第3話 初の外国人指揮者と外国オケ
私が中学2年生の時(1978年)、ついにというべきか、やっとというべきか、初めて外国人指揮者と外国オケの演奏を聴く機会を得た。
それは、旧東ドイツの指揮者オットマール・スウイトナーと、ベルリン国立歌劇場管弦楽団の来日公演だったのだ。
彼らはこの時日本ツアーを行なっており、大都市はもちろん、色々な地方を周り、そしてこの大分にも来てくれたのである。
このニュースを聞いた時は本当に嬉しかった。スウイトナーのことは既にNHKのテレビでよく知っていた。その巨匠がこの大分で生演奏を披露してくれる!それだけでも心が躍った。この気持ちは、しばしば世界の有名演奏家と生で接している大都市の音楽ファンには理解出来ないだろう。当時の大分の音楽ファンの間でも、大いに話題になったはずだ。
当時私は新聞配達のアルバイトをしていたが、もらったばかりの給料袋を握りしめて、チケット売り場に向かうと、案の定、チケットはほとんど売り切れており、残っていたのは右端最終列の分ただ一枚だったのだ。言うまでもないが、音響としても視覚としても最低な位置だ。私は一瞬、買うべきかどうか迷ったが、背に腹はかえられぬとばかりにそのチケットをゲットした。あの時の何とも言えない複雑で、尚且つ大いなる達成感は今でも覚えている。
演奏会当日、期待に胸を膨らませて会場の県立芸術会館に向かった。「いつもテレビで見ていた巨匠をこの目で見て、音楽を聴くことができる!」それだけで胸が昂まった。
プログラムはモーツァルトの後期三大交響曲「第39番」「第40番」「第41番」の3曲。
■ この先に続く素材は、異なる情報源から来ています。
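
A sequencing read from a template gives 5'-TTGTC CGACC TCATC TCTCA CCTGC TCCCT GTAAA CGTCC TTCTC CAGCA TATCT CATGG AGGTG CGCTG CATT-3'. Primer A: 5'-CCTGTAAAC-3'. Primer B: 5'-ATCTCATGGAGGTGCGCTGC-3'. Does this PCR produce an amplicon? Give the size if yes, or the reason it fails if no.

Primer A (CCTGTAAAC) matches the top strand at positions 28–36 (3' end points downstream).
Primer B (ATCTCATGGAGGTGCGCTGC) also matches the top strand directly, at positions 52–71 — its reverse complement GCAGCGCACCTCCATGAGAT is not present.
Both primers anneal to the bottom strand with 3' ends pointing the same way, so neither can prime synthesis back toward the other.

No product — both primers anneal to the same strand and extend in the same direction.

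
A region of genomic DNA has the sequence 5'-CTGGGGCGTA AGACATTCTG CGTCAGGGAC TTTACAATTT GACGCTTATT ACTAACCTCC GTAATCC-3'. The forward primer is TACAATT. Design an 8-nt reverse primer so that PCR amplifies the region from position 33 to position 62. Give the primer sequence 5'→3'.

5'-ACGGAGGT-3'

The product's 3' end on the top strand is position 62.
The reverse primer anneals to the top strand over positions 55–62, i.e. to ACCTCCGT.
Its sequence written 5'→3' is the reverse complement: ACGGAGGT.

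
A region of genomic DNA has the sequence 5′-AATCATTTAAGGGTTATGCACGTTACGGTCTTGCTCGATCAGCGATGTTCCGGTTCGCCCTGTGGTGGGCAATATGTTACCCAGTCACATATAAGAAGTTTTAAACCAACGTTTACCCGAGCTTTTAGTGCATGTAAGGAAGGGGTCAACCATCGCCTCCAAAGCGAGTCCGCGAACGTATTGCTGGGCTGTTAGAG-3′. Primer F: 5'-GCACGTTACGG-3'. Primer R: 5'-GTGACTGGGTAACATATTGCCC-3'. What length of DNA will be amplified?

71 bp

Forward primer GCACGTTACGG is found on the top strand at positions 18–28.
Reverse complement of the reverse primer: GGGCAATATGTTACCCAGTCAC. This occurs on the top strand at positions 67–88.
Product length = (reverse-primer end) − (forward-primer start) + 1 = 88 − 18 + 1 = 71 bp.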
これらの曲は既に大好きで、何度もレコードで聴いて知っていた。さてさて、スウイトナーはどんな演奏を聴かせてくれるのか…。
ステージにスウイトナーをが現れた時、一緒ドキッとした。いよいよだ…。
スウイトナーのタクトが振り下ろされた瞬間、やや小振りだが、引き締まった音がホールを覆った。それから、約60分の間、なんとも雅で美しい音楽を堪能できた(ただ、今だから言えるが、この時『第40番』第3楽章のトリオ部分でホルンが何度もトチッていた。ツアーで疲れていたのか?)。
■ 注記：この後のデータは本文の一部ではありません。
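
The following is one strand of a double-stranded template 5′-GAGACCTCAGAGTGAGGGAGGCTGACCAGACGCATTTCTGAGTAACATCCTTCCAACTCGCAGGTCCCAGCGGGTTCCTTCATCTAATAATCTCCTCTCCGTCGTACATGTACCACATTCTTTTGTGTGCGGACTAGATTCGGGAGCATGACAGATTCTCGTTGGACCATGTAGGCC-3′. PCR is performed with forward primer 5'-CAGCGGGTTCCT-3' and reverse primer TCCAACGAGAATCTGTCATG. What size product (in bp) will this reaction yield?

99 bp

Scanning the template, CAGCGGGTTCCT occurs at positions 68–79; this primer anneals to the bottom strand there with its 3' end pointing downstream.
Reverse complement of the reverse primer: CATGACAGATTCTCGTTGGA. This occurs on the top strand at positions 147–166.
Amplicon spans positions 68–166: 99 bp.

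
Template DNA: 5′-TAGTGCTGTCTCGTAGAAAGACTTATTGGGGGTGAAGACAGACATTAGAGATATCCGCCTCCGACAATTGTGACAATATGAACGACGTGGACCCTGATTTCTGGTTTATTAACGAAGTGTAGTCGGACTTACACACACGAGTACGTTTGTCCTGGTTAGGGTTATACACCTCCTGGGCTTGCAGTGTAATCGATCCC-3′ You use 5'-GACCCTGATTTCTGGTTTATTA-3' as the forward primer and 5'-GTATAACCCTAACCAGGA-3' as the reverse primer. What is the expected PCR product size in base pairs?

The forward primer matches the template at positions 90–111.
Reverse complement of the reverse primer: TCCTGGTTAGGGTTATAC. This occurs on the top strand at positions 150–167.
Amplicon spans positions 90–167: 78 bp.

78 bp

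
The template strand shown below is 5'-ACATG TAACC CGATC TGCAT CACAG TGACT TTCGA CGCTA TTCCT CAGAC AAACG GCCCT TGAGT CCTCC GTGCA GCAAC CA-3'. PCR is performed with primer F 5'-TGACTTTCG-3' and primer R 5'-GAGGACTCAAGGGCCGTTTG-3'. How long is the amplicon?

44 bp

Scanning the template, TGACTTTCG occurs at positions 26–34; this primer anneals to the bottom strand there with its 3' end pointing downstream.
Reverse complement of the reverse primer: CAAACGGCCCTTGAGTCCTC. This occurs on the top strand at positions 50–69.
The product runs from position 26 to position 69, so its length is 69 − 26 + 1 = 44 bp.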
休憩を挟んで演奏された『第41番「ジュピター」』がまた至高だった。レコードで聴いていたカール・ベームとベルリン・フィルとは全く違う解釈で、決して威丈高にならず、品位を保った充実した響きで曲を締め括った。
アンコールは同じモーツァルトの「フィガロの結婚」序曲で、これまた軽快な好演で、コンサートを見事に終えた。
帰途、「やっぱり日本のオケとは全然違う!すっげー!」と、足取り軽く会場を後にした。単に良い演奏だった、というだけでなく、地方では滅多に聴けない海外演奏家を体験出来た、という喜びというか、幸福感を子供心に感じたことは、今思っても貴重な経験だった。
ちなみに、この時のツアーの東京公演の記録がCD化されている。興味のある方は是非!